「春眠暁を覚えず」の春の眠気て、どうしてですか。:生体メンテナンスの全体像と総合メカニズム『5月病もこの頃ですよね。』
「春眠暁を覚えず」の春の眠気て、どうしてですか。:生体メンテナンスの全体像と総合メカニズム『5月病もこの頃ですよね。』
春の体の中では、**「外の世界への適応(自律神経・ホルモン)」と「内部のクリーニング(肝臓)」**が同時に行われています。
1. 自律神経とホルモンの「同調」プロセス
自律神経とホルモンは、車の「アクセルとブレーキ」および「燃料調整」の関係にあります。
- 自律神経の役割(物理的適応):
気温の上昇に伴い、血管を広げて血流を促します(副交感神経優位へ)。これにより、体はリラックスモードに強制的に移行します。 - ホルモンの役割(化学的適応):
日照時間に合わせ、セロトニン(覚醒)とメラトニン(睡眠)の分泌タイミングをずらし、冬の「省エネモード」から春の「活動モード」へ脳のOSを書き換えます。

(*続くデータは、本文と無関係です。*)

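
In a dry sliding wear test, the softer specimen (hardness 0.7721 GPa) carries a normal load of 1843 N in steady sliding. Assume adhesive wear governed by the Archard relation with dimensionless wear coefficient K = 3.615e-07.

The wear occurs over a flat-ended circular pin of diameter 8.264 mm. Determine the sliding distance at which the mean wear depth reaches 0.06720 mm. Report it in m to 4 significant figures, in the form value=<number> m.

value=4177 m

All working math runs at full precision; intermediates are shown rounded, and a lone final rounding to four significant digits.
Convert: Hardness H = 0.7721 GPa = 7.721e+08 Pa.
Convert: Pin diameter d = 8.264 mm = 0.008264 m. Contact area A = π·d²/4 = π·(0.008264 m)²/4 = 5.364e-05 m².
Convert: Depth limit h_lim = 0.06720 mm = 6.720e-05 m.
SI base units throughout: W = 1843 N, H = 7.721e+08 Pa, K = 3.615e-07.
Limit volume V_lim = h_lim·A = 6.720e-05 · 5.364e-05 = 3.604e-09 m³.
Sliding life L = V_lim·H/(K·W) = 3.604e-09 · 7.721e+08 / (3.615e-07 · 1843) = 4177 m.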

この両者が連携して「体を緩める」ことで、次に述べる肝臓の集中作業のための準備を整えています。
2. 肝臓の「500種類の仕事」と睡眠の必然性
肝臓は体内最大の化学工場であり、500以上の機能を担っています。春は特にその負荷が最大化します。
- 冬の「澱み(よどみ)」の処理:
冬の間、寒さで循環が滞り、体に蓄積した老廃物や飽和した脂質を、血液が巡り出す春に一気に解毒(デトックス)しなければなりません。 - 代謝のスイッチング:
エネルギー源を「蓄積」から「燃焼・発散」へ切り替えるための酵素作業が急増します。 - なぜ寝てほしいのか(肝臓の言い分):
肝臓がフル稼働するためには、多量の血液とエネルギーを必要とします。人間が活動(起立・運動・思考)していると、血液は筋肉や脳に優先的に送られてしまいます。
「横になり、眠る」ことで初めて、血液の多くが肝臓へと流れ込み、500種類の複雑な化学処理を完遂することができるのです。
3. 「春眠暁を覚えず」の医学的再定義
これらを統合すると、この言葉は以下のような生体論理で説明できます。
「春の体は、肝臓に大掃除をさせるために、自律神経とホルモンを使って意図的に意識をシャットダウン(睡眠導入)させている」
| 制御系 | 働き | 眠気への寄与 |
| 自律神経 | 血管拡張・副交感神経優位 | 体を弛緩させ、休息状態を作る |
| ホルモン | メラトニンの残存・代謝調整 | 脳の覚醒を抑え、睡眠時間を延長させる |
| 肝臓(代謝) | 解毒・エネルギー変換 | 活動を停止させ、全血液をメンテナンスに集中させる |
結論
「春眠暁を覚えず」というのは、単に「気持ちよくて起きられない」という情緒的な話ではありません。
冬の間に滞った血液や老廃物を浄化し、活動的な夏に向けて体をリセットするために、脳が「今は起きて動くよりも、寝て肝臓を働かせる方が生存戦略として正しい」と判断している結果なのです。
「血液がグルグル動き出し、それを処理するために眠る必要がある」という説は、現代医学における「肝血流と代謝能」の関係、および「バイオリズムの転換」という観点から、極めて信憑性の高い、理にかなった解釈であると言えます。
春に眠いのは、体が正しく「冬から春への大掃除」を行っている証拠と言えるでしょう。春眠暁を覚えず(しゅんみんあかつきをおぼえず)と言われていることのその意味を説明いたしました。自律神経とホルモン、そして「沈黙の臓器」と呼ばれる肝臓の代謝機能を統合すると、春の眠気が単なる「だるさ」ではなく、体が生き残るために選択した**「積極的なメンテナンス作業」**であることが見えてきます。「肝臓の500以上の仕事」と「睡眠の必要性」という視点を軸に、自律神経とホルモンの働きをあわせてご説明いたしました。